I can’t honestly answer that, since I lost count early on in the 0-500 range. But once again I’m gonna have to put my work aside and type in my thoughts … thanks Miltownkid, you always come thru for me
I think John DeFrancis is rolling around in his grave every time he hears the question “how many characters do you know?” … or if he’s still alive, then he’s just plain rolling around. He probably should have written another chapter in his book called the “Character Counting Myth”. Miltown, you did mention this in your post, but I think the idea deserves more attention: basically, while knowing how many characters you recognise is not an irrelevant metric, the concept of learning words is much much more important.
Focusing too much on one’s character vocabulary is another misleading notion that perpetuates the idea that Chinese is a radically different language and the mundane laws of the West don’t apply to it. The bottom line is, modern Chinese has roughly 200,000 words in it, which is more than French, less than English, but about average for the few thousand languages spoken today around the world. Ok, since ‘word’ is such a hard-to-define word, linguists prefer to use ‘lexeme’, or dictionary-entry, to clear some of the confusion when comparing languages like Chinese to those that use conjugation to ‘artifically’ inflate their word count. Either way, you need a certain number of words to function in a language, regardless of whether those words are written with two characters or 6 letters.
I HATE those online tests that measure how many Chinese characters you know. I took one a few weeks ago, which after 40 multiple choice questions, told me that I know approximately 1675 characters. . The format of these tests are absolutely ridiculous, they give you one character, then ask to to pick out the pinyin from a list, and maybe the English translation from another list. If you have a basic understanding of Chinese, you know that most characters don’t have a concrete meaning, at best they convey an idea or mood, but often they are just meaningless syllables when taken out of context.

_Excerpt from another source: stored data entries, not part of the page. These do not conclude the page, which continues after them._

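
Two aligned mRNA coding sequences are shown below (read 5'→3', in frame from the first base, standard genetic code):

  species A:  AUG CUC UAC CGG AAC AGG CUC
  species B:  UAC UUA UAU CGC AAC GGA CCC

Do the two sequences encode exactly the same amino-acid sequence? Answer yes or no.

no

Codon 1: AUG Met / UAC Tyr — nonsynonymous.
Codon 2: CUC Leu / UUA Leu — synonymous.
Codon 3: UAC Tyr / UAU Tyr — synonymous.
Codon 4: CGG Arg / CGC Arg — synonymous.
Codon 5: AAC Asn / AAC Asn — identical.
Codon 6: AGG Arg / GGA Gly — nonsynonymous.
Codon 7: CUC Leu / CCC Pro — nonsynonymous.
Nonsynonymous differences: 3 → different protein.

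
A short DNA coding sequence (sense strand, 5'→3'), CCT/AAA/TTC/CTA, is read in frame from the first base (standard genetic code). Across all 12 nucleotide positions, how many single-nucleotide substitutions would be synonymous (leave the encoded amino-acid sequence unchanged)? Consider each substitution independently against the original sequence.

9

Codon 1 (CCT, Pro): 3 synonymous substitutions.
Codon 2 (AAA, Lys): 1 synonymous substitution.
Codon 3 (TTC, Phe): 1 synonymous substitution.
Codon 4 (CTA, Leu): 4 synonymous substitutions.
Total: 3 + 1 + 1 + 4 = 9.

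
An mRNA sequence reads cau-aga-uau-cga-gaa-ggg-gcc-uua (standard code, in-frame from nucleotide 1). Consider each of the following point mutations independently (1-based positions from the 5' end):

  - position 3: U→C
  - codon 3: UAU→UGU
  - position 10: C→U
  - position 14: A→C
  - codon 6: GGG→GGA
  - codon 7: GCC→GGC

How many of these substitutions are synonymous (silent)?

2

Codon 1: CAU (His) → CAC (His) — synonymous.
Codon 3: UAU (Tyr) → UGU (Cys) — missense.
Codon 4: CGA (Arg) → UGA (Stop) — nonsense.
Codon 5: GAA (Glu) → GCA (Ala) — missense.
Codon 6: GGG (Gly) → GGA (Gly) — synonymous.
Codon 7: GCC (Ala) → GGC (Gly) — missense.
Synonymous: 2 of 6.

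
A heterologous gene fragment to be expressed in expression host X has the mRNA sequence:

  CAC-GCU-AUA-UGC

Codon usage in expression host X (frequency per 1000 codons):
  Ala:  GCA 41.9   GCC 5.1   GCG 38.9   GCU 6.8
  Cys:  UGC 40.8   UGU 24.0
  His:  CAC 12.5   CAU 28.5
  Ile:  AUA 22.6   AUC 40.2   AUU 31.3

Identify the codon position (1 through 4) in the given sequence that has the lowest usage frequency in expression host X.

2

Codon 1 CAC (His): 12.5 per 1000.
Codon 2 GCU (Ala): 6.8 per 1000.
Codon 3 AUA (Ile): 22.6 per 1000.
Codon 4 UGC (Cys): 40.8 per 1000.
Lowest frequency is 6.8 at codon 2.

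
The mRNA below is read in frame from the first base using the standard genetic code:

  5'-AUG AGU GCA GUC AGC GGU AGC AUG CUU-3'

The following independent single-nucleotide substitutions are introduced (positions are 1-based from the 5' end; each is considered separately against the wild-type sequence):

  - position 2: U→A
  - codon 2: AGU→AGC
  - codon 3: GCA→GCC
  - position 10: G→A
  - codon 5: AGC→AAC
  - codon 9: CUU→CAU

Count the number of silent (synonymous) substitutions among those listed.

2

Codon 1: AUG (Met) → AAG (Lys) — missense.
Codon 2: AGU (Ser) → AGC (Ser) — synonymous.
Codon 3: GCA (Ala) → GCC (Ala) — synonymous.
Codon 4: GUC (Val) → AUC (Ile) — missense.
Codon 5: AGC (Ser) → AAC (Asn) — missense.
Codon 9: CUU (Leu) → CAU (His) — missense.
Synonymous: 2 of 6.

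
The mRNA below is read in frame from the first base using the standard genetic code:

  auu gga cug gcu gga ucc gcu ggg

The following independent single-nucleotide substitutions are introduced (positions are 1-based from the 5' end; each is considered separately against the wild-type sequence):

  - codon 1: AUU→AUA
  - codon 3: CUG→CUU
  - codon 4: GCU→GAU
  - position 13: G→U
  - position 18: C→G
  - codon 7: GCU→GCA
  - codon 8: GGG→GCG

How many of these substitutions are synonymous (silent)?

4

Codon 1: AUU (Ile) → AUA (Ile) — synonymous.
Codon 3: CUG (Leu) → CUU (Leu) — synonymous.
Codon 4: GCU (Ala) → GAU (Asp) — missense.
Codon 5: GGA (Gly) → UGA (Stop) — nonsense.
Codon 6: UCC (Ser) → UCG (Ser) — synonymous.
Codon 7: GCU (Ala) → GCA (Ala) — synonymous.
Codon 8: GGG (Gly) → GCG (Ala) — missense.
Synonymous: 4 of 7.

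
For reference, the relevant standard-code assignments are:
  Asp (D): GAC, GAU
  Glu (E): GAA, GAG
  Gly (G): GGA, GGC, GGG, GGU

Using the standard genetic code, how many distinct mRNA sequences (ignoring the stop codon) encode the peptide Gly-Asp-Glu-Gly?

64

Gly: 4 codons.
Asp: 2 codons.
Glu: 2 codons.
Gly: 4 codons.
4 × 2 × 2 × 4 = 64.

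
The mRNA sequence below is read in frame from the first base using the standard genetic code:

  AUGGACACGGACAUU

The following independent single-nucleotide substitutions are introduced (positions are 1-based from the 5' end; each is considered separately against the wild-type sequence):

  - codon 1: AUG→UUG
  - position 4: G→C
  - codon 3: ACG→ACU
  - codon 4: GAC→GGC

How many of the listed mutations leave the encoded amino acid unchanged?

1

Codon 1: AUG (Met) → UUG (Leu) — missense.
Codon 2: GAC (Asp) → CAC (His) — missense.
Codon 3: ACG (Thr) → ACU (Thr) — synonymous.
Codon 4: GAC (Asp) → GGC (Gly) — missense.
Synonymous: 1 of 4.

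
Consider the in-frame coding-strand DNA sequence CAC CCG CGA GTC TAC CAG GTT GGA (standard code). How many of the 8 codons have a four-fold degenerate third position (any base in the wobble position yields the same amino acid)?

5

Codon 1 CAC (His): third position 2-fold.
Codon 2 CCG (Pro): third position 4-fold.
Codon 3 CGA (Arg): third position 4-fold.
Codon 4 GTC (Val): third position 4-fold.
Codon 5 TAC (Tyr): third position 2-fold.
Codon 6 CAG (Gln): third position 2-fold.
Codon 7 GTT (Val): third position 4-fold.
Codon 8 GGA (Gly): third position 4-fold.
Four-fold degenerate third positions: 5.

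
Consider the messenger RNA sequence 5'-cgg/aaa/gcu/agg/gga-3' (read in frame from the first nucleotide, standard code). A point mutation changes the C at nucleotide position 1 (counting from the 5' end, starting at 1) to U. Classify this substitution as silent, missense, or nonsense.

Position 1 falls in codon 1: CGG → Arg.
After the substitution the codon is UGG → Trp.
Arg ≠ Trp, so this is a missense mutation.

missense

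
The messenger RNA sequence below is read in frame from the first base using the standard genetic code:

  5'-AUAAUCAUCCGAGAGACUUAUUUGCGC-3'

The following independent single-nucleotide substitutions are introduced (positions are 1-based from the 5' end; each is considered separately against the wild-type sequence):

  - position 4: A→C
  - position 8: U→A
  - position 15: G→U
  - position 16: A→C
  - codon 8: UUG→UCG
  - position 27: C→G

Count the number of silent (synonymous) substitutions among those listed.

Codon 2: AUC (Ile) → CUC (Leu) — missense.
Codon 3: AUC (Ile) → AAC (Asn) — missense.
Codon 5: GAG (Glu) → GAU (Asp) — missense.
Codon 6: ACU (Thr) → CCU (Pro) — missense.
Codon 8: UUG (Leu) → UCG (Ser) — missense.
Codon 9: CGC (Arg) → CGG (Arg) — synonymous.
Synonymous: 1 of 6.

1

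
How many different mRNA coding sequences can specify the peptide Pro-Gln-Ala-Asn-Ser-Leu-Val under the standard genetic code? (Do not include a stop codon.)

Pro: 4 codons.
Gln: 2 codons.
Ala: 4 codons.
Asn: 2 codons.
Ser: 6 codons.
Leu: 6 codons.
Val: 4 codons.
4 × 2 × 4 × 2 × 6 × 6 × 4 = 9216.

9216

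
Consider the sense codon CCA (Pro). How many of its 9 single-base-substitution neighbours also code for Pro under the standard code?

Position 1: none → 0 synonymous.
Position 2: none → 0 synonymous.
Position 3: CCT, CCC, CCG → 3 synonymous.
Total: 0 + 0 + 3 = 3.

3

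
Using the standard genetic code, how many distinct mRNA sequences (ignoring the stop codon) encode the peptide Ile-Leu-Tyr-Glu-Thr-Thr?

Ile: 3 codons.
Leu: 6 codons.
Tyr: 2 codons.
Glu: 2 codons.
Thr: 4 codons.
Thr: 4 codons.
3 × 6 × 2 × 2 × 4 × 4 = 1152.

1152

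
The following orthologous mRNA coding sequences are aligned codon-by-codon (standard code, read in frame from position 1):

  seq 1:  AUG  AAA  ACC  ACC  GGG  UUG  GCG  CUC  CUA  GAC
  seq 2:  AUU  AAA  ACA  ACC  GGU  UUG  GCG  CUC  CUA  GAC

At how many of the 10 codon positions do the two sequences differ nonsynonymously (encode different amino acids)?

1

Codon 1: AUG Met / AUU Ile — nonsynonymous.
Codon 2: AAA Lys / AAA Lys — identical.
Codon 3: ACC Thr / ACA Thr — synonymous.
Codon 4: ACC Thr / ACC Thr — identical.
Codon 5: GGG Gly / GGU Gly — synonymous.
Codon 6: UUG Leu / UUG Leu — identical.
Codon 7: GCG Ala / GCG Ala — identical.
Codon 8: CUC Leu / CUC Leu — identical.
Codon 9: CUA Leu / CUA Leu — identical.
Codon 10: GAC Asp / GAC Asp — identical.
Nonsynonymous differences: 1.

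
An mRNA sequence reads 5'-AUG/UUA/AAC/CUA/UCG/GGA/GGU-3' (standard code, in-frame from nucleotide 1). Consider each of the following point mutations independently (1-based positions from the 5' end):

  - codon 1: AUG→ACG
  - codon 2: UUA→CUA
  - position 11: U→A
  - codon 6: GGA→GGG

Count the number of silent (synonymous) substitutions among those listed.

Codon 1: AUG (Met) → ACG (Thr) — missense.
Codon 2: UUA (Leu) → CUA (Leu) — synonymous.
Codon 4: CUA (Leu) → CAA (Gln) — missense.
Codon 6: GGA (Gly) → GGG (Gly) — synonymous.
Synonymous: 2 of 4.

2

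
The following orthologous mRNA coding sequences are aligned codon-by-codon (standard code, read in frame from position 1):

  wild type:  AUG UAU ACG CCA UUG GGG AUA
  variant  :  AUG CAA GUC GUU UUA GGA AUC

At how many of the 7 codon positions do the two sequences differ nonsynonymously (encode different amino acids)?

3

Codon 1: AUG Met / AUG Met — identical.
Codon 2: UAU Tyr / CAA Gln — nonsynonymous.
Codon 3: ACG Thr / GUC Val — nonsynonymous.
Codon 4: CCA Pro / GUU Val — nonsynonymous.
Codon 5: UUG Leu / UUA Leu — synonymous.
Codon 6: GGG Gly / GGA Gly — synonymous.
Codon 7: AUA Ile / AUC Ile — synonymous.
Nonsynonymous differences: 3.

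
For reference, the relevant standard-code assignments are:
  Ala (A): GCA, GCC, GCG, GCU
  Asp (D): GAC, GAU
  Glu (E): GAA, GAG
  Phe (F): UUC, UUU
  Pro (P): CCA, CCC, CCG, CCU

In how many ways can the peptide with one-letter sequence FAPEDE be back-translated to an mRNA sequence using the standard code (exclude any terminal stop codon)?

256

Phe: 2 codons.
Ala: 4 codons.
Pro: 4 codons.
Glu: 2 codons.
Asp: 2 codons.
Glu: 2 codons.
2 × 4 × 4 × 2 × 2 × 2 = 256.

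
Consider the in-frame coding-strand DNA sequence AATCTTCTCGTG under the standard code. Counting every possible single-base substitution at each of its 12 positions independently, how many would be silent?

10

Codon 1 (AAT, Asn): 1 synonymous substitution.
Codon 2 (CTT, Leu): 3 synonymous substitutions.
Codon 3 (CTC, Leu): 3 synonymous substitutions.
Codon 4 (GTG, Val): 3 synonymous substitutions.
Total: 1 + 3 + 3 + 3 = 10.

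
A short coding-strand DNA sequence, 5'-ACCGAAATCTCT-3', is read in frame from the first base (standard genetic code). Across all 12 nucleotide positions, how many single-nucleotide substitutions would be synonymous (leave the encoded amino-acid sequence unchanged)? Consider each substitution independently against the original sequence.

9

Codon 1 (ACC, Thr): 3 synonymous substitutions.
Codon 2 (GAA, Glu): 1 synonymous substitution.
Codon 3 (ATC, Ile): 2 synonymous substitutions.
Codon 4 (TCT, Ser): 3 synonymous substitutions.
Total: 3 + 1 + 2 + 3 = 9.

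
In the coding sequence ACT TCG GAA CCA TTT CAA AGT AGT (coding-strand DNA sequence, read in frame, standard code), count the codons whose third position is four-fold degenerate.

Codon 1 ACT (Thr): third position 4-fold.
Codon 2 TCG (Ser): third position 4-fold.
Codon 3 GAA (Glu): third position 2-fold.
Codon 4 CCA (Pro): third position 4-fold.
Codon 5 TTT (Phe): third position 2-fold.
Codon 6 CAA (Gln): third position 2-fold.
Codon 7 AGT (Ser): third position 2-fold.
Codon 8 AGT (Ser): third position 2-fold.
Four-fold degenerate third positions: 3.

3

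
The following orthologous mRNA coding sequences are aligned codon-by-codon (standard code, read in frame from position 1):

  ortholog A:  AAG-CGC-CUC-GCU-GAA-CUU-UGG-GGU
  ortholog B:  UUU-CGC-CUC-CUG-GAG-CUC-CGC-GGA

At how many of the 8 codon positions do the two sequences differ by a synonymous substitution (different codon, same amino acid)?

3

Codon 1: AAG Lys / UUU Phe — nonsynonymous.
Codon 2: CGC Arg / CGC Arg — identical.
Codon 3: CUC Leu / CUC Leu — identical.
Codon 4: GCU Ala / CUG Leu — nonsynonymous.
Codon 5: GAA Glu / GAG Glu — synonymous.
Codon 6: CUU Leu / CUC Leu — synonymous.
Codon 7: UGG Trp / CGC Arg — nonsynonymous.
Codon 8: GGU Gly / GGA Gly — synonymous.
Synonymous differences: 3.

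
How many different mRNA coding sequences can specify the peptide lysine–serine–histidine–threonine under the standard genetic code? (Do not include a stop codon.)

96

Lys: 2 codons.
Ser: 6 codons.
His: 2 codons.
Thr: 4 codons.
2 × 6 × 2 × 4 = 96.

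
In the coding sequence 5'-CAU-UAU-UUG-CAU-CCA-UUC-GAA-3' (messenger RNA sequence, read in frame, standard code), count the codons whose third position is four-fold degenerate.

Codon 1 CAU (His): third position 2-fold.
Codon 2 UAU (Tyr): third position 2-fold.
Codon 3 UUG (Leu): third position 2-fold.
Codon 4 CAU (His): third position 2-fold.
Codon 5 CCA (Pro): third position 4-fold.
Codon 6 UUC (Phe): third position 2-fold.
Codon 7 GAA (Glu): third position 2-fold.
Four-fold degenerate third positions: 1.

1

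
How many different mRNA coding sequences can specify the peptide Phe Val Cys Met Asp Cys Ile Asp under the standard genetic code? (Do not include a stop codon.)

384

Phe: 2 codons.
Val: 4 codons.
Cys: 2 codons.
Met: 1 codon.
Asp: 2 codons.
Cys: 2 codons.
Ile: 3 codons.
Asp: 2 codons.
2 × 4 × 2 × 1 × 2 × 2 × 3 × 2 = 384.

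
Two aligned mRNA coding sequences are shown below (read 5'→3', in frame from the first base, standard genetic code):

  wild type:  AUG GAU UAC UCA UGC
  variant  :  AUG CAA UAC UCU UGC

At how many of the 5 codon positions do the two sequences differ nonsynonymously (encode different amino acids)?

1

Codon 1: AUG Met / AUG Met — identical.
Codon 2: GAU Asp / CAA Gln — nonsynonymous.
Codon 3: UAC Tyr / UAC Tyr — identical.
Codon 4: UCA Ser / UCU Ser — synonymous.
Codon 5: UGC Cys / UGC Cys — identical.
Nonsynonymous differences: 1.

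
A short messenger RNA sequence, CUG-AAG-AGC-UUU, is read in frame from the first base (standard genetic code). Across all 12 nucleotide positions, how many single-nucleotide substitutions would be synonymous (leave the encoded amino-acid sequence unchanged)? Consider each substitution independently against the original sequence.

Codon 1 (CUG, Leu): 4 synonymous substitutions.
Codon 2 (AAG, Lys): 1 synonymous substitution.
Codon 3 (AGC, Ser): 1 synonymous substitution.
Codon 4 (UUU, Phe): 1 synonymous substitution.
Total: 4 + 1 + 1 + 1 = 7.

7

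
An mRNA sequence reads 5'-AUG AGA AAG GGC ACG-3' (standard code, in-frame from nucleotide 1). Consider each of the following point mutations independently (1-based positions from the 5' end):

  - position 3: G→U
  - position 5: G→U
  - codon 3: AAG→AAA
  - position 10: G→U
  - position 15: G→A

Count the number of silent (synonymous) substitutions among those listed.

2

Codon 1: AUG (Met) → AUU (Ile) — missense.
Codon 2: AGA (Arg) → AUA (Ile) — missense.
Codon 3: AAG (Lys) → AAA (Lys) — synonymous.
Codon 4: GGC (Gly) → UGC (Cys) — missense.
Codon 5: ACG (Thr) → ACA (Thr) — synonymous.
Synonymous: 2 of 5.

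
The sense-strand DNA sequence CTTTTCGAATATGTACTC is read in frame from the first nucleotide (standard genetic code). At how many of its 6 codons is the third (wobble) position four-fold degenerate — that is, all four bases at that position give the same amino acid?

Codon 1 CTT (Leu): third position 4-fold.
Codon 2 TTC (Phe): third position 2-fold.
Codon 3 GAA (Glu): third position 2-fold.
Codon 4 TAT (Tyr): third position 2-fold.
Codon 5 GTA (Val): third position 4-fold.
Codon 6 CTC (Leu): third position 4-fold.
Four-fold degenerate third positions: 3.

3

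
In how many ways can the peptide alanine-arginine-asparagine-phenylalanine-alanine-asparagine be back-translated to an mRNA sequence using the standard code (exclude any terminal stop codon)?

768

Ala: 4 codons.
Arg: 6 codons.
Asn: 2 codons.
Phe: 2 codons.
Ala: 4 codons.
Asn: 2 codons.
4 × 6 × 2 × 2 × 4 × 2 = 768.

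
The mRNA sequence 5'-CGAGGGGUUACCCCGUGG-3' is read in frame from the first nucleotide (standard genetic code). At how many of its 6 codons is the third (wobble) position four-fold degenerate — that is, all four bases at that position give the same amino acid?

5

Codon 1 CGA (Arg): third position 4-fold.
Codon 2 GGG (Gly): third position 4-fold.
Codon 3 GUU (Val): third position 4-fold.
Codon 4 ACC (Thr): third position 4-fold.
Codon 5 CCG (Pro): third position 4-fold.
Codon 6 UGG (Trp): third position 1-fold.
Four-fold degenerate third positions: 5.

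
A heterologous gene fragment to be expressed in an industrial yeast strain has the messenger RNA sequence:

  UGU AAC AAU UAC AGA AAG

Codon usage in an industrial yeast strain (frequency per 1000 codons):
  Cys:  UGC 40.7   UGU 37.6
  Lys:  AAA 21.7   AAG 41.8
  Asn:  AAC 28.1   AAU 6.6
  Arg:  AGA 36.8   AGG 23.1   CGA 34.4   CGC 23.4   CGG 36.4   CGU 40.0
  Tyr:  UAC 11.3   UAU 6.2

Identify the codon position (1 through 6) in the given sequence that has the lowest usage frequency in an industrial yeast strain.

3

Codon 1 UGU (Cys): 37.6 per 1000.
Codon 2 AAC (Asn): 28.1 per 1000.
Codon 3 AAU (Asn): 6.6 per 1000.
Codon 4 UAC (Tyr): 11.3 per 1000.
Codon 5 AGA (Arg): 36.8 per 1000.
Codon 6 AAG (Lys): 41.8 per 1000.
Lowest frequency is 6.6 at codon 3.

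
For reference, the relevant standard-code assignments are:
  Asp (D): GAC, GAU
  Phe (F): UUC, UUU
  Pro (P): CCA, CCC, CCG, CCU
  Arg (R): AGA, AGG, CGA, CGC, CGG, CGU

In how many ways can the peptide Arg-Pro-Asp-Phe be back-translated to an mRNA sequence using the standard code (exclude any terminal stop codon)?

96

Arg: 6 codons.
Pro: 4 codons.
Asp: 2 codons.
Phe: 2 codons.
6 × 4 × 2 × 2 = 96.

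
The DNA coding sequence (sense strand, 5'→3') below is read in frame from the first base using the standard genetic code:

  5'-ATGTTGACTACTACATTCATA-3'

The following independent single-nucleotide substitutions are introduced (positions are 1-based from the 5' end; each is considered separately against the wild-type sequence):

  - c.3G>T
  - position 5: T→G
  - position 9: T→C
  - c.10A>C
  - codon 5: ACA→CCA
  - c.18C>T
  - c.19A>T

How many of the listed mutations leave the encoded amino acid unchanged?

2

Codon 1: ATG (Met) → ATT (Ile) — missense.
Codon 2: TTG (Leu) → TGG (Trp) — missense.
Codon 3: ACT (Thr) → ACC (Thr) — synonymous.
Codon 4: ACT (Thr) → CCT (Pro) — missense.
Codon 5: ACA (Thr) → CCA (Pro) — missense.
Codon 6: TTC (Phe) → TTT (Phe) — synonymous.
Codon 7: ATA (Ile) → TTA (Leu) — missense.
Synonymous: 2 of 7.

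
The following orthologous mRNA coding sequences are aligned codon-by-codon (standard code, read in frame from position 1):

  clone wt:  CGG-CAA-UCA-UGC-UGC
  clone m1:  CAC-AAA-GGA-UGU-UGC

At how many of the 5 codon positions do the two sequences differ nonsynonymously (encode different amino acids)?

Codon 1: CGG Arg / CAC His — nonsynonymous.
Codon 2: CAA Gln / AAA Lys — nonsynonymous.
Codon 3: UCA Ser / GGA Gly — nonsynonymous.
Codon 4: UGC Cys / UGU Cys — synonymous.
Codon 5: UGC Cys / UGC Cys — identical.
Nonsynonymous differences: 3.

3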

This is why a simple concept such as “let’s learn 5 new characters today” makes little sense to me. Sure it can be done, we can commit the pronounciation and stroke order of 5 new characters to memory, but what’s the gain? To really learn a character, you have to learn up to a dozen others that it can be combined with. Hopefully you already know some of them. At the end of the day, by learning 5 new characters, you have probably learned a couple more by necessity, and more imporantly your vocabulary grew by a few dozen words.
But we don’t really learn Chinese by going thru lists of chracters. Most textbooks give you word lists, which is similar to how other languages are taught, and makes more sense. What I don’t know is how local kids are taught. Do they learn characters, or words? It would make more sense to me if they learned words, for example by reading a story with phonetic marks, and then get a list of new vocabulary words encountered in the passage. (Hopefully someone who has kids here can comment on this.) But they have the added burden of having to practice writing long rows of individual characters. These practice booklets are the ones they take home with them, and so the ones that outsiders are more likely to see and associate with how Chinese is taught.
I think this image of Chinese school kids scribbling long rows of Characters contributes to our skewed notion that Chinese characters are something you learn sequentially, until you get to some magical number like 3000, at which point to pick up the morning paper, and read it start to finish before your coffee goes cold.
There you have it, character counting is interesting but misleading, it leads to the myth that recognising characters is equivalent to reading. Or maybe we should start counting how many strokes we know, and really start impressing our buddies back home.